Le président turc Recep Tayyip Erdogan et le prince héritier saoudien Mohammed ben Salmane ont discuté jeudi à Jeddah des « moyens de développer » les relations entre leurs deux pays, a rapporté l’agence de presse d’Etat saoudienne SPA.
M. Erdogan est arrivé jeudi en Arabie saoudite pour sa première visite dans le pays depuis l’assassinat macabre à Istanbul du journaliste saoudien Jamal Khashoggi en 2018, une affaire qui avait refroidi les liens entre les deux puissances régionales rivales.

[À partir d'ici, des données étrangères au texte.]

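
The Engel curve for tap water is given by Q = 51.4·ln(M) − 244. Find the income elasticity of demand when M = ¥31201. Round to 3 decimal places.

At M = 31201: Q = 287.898.
dQ/dM = 51.4/M = 0.00164738 at this income.
η = (dQ/dM)·(M/Q) = 0.00164738 × (31201/287.898) = 0.179.

0.179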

MM. ben Salmane et Erdogan « ont passé en revue les relations turco-saoudiennes et les moyens de les développer dans tous les domaines », a souligné l’agence SPA, à l’issue de la renconre entre les deux hommes. La visite de M. Erdogan, qui a aussi rencontré le roi Salmane, intervient au moment où la Turquie fait face à une grave crise économique: la livre turque a vu sa valeur fondre de 44% face au dollar en 2021, faisant s’envoler l’inflation à 61,1% sur un an en mars. Cette situation a poussé le chef de l’Etat turc à adoucir ses liens avec d’anciens rivaux, comme l’Egypte et surtout les riches monarchies pétrolières du Golfe, dont l’Arabie saoudite et les Emirats arabes unis.
Avant son départ d’Istanbul, M. Erdogan a dit espérer que cette visite allait « ouvrir une nouvelle ère » dans les relations turco-saoudiennes. « Le renforcement de la coopération dans les domaines de la défense et des finances est dans notre intérêt mutuel », a-t-il ajouté.
Dossier Khashoggi renvoyé
Un responsable turc a indiqué à l’AFP sous couvert d’anonymat que le président Erdogan ne devrait pas faire d’annonce officielle pendant cette visite fermée à la presse. L’affaire Khashoggi avait refroidi les relations entre les deux pays déjà tendues depuis 2017 et le blocus décrété par l’Arabie saoudite du Qatar, allié d’Ankara. Jamal Khashoggi, éditorialiste critique au Washington Post, avait été tué et démembré le 2 octobre 2018 dans les locaux du consulat saoudien à Istanbul alors qu’il venait chercher des papiers nécessaires à son mariage avec sa fiancée turque.
A l’époque, le président turc avait accusé les « plus hauts niveaux du gouvernement saoudien » d’avoir commandité l’assassinat. La CIA, le Sénat américain et une experte de l’ONU ont estimé que le prince héritier saoudien était « responsable » du meurtre. Le corps du journaliste n’a jamais été retrouvé.
En juillet 2020, le procès de 26 ressortissants saoudiens, dont deux proches de Mohammed ben Salmane, accusés par la Turquie d’avoir assassiné Jamal Khashoggi s’était ouvert à Istanbul, en l’absence des intéressés. Cinq ont été condamnés à la peine capitale, depuis commuées, et huit accusés à des peines de sept à 20 ans de prison. Mais début avril, la justice turque a finalement décidé de se débarrasser du dossier Khashoggi en le renvoyant aux autorités saoudiennes.
Réchauffement régional
La visite de M. Erdogan est considérée comme une victoire par les responsables saoudiens désireux de tourner la page, selon l’analyste politique saoudien Ali Shihabi. « M. Erdogan a été isolé et a payé un prix économique élevé », a-t-il déclaré à l’AFP. Le président turc « a besoin des flux commerciaux et touristiques de l’Arabie saoudite » De son côté, Ryad cherche à l’avoir « à ses côtés » sur nombre de dossiers régionaux et pourrait même « acheter des armes à la Turquie ». La dernière visite de M. Erdogan en Arabie saoudite remonte à 2017, lorsque le président truc avait tenté de jouer les médiateurs dans le conflit diplomatique opposant plusieurs pays du Golfe au Qatar, allié de la Turquie.
Après la réconciliation entre les Etats du Golfe l’an dernier, différents rapprochements diplomatiques ont eu lieu dans la région dans un contexte post-pandémique. En février, le chef d’Etat turc avait effectué sa première visite officielle aux Emirats arabes unis, quelques mois après celle à Ankara du prince héritier d’Abou Dhabi, Mohammed ben Zayed, les deux pays ayant afficher leur volonté de resserrer les liens économiques.
Recep Tayyip Erdogan, au pouvoir depuis dix-neuf ans comme Premier ministre puis comme président, espère être réélu lors de la prochaine élection présidentielle, prévue en juin 2023.